IRM : Comment résumerais-tu ton rapport à Twin Peaks ? A l’univers de Lynch en général ?

Nebulo : Je n’ai regardé cette série qu’il y a juste 6 ans.
Ça m’a vachement plu.
Je connaissais déjà très bien toute la filmographie de Lynch depuis longtemps car plusieurs de ses films m’avaient beaucoup marqué (Blue Velvet, Lost Highway, Mulholland Drive), mais je n’avais jamais osé passer le cap de la série.
En fait, je me suis aperçu que j’étais tombé par hasard, encore enfant, sur un épisode de Twin Peaks chez mes grand-parents et ça m’avait hyper impressionné.
Ce n’est qu’en regardant la série des années plus tard que j’ai su que c’était Twin Peaks.
Le mélange des genres est dingue.
On passe d’un cliché soap opera à un un truc hyper effrayant en très peu de temps, c’est fou, étrange et drôle.
Et ça reste en tête.
C’est une série qui imprègne fort le cerveau.

Ton personnage préféré dans la série ?

Je crois que c’est toujours Cooper qui me vient en tête quand je pense à cette série.
Sa plastique de figurine lisse, sans âge, son sérieux et son humour aussi.
Il est fascinant.



Une scène qui t’a particulièrement touché... ou fait flipper ?

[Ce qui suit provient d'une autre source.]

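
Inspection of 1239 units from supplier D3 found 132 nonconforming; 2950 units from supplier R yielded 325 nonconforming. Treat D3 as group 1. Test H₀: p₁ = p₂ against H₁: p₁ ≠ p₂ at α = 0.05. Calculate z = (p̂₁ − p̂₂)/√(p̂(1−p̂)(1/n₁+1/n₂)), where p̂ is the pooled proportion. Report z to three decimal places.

p̂₁ = 132/1239 = 0.10654, p̂₂ = 325/2950 = 0.11017.
Pooled p̂ = (132+325)/(1239+2950) = 457/4189 = 0.10910.
SE = √(0.0971935 × 0.00114609) = 0.01055.
z = (0.10654 − 0.11017)/0.01055 = -0.00363/0.01055 = -0.344.
Two-sided p-value ≈ 2·Φ(−0.344) = 0.7308. With α = 0.05, fail to reject H₀.

z = -0.344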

Voir la question n° 1 en préambule.
Mais du coup, c’est quand on voit Bob arriver du fond d’une pièce et enjamber un sofa, en se rapprochant de la caméra.
Je ne sais plus quel âge j’avais, mais j’étais gamin et ça m’a complètement terrifié.
Sinon, le bout de papier sous l’ongle, ça aussi, ça me fait flipper.
Et la Black Lodge... beaucoup d’éléments sont inquiétants...

Tu as enregistré un morceau pour notre future compilation Twin Peaks, quel aspect de la série t’a inspiré ? Toute anecdote est bienvenue !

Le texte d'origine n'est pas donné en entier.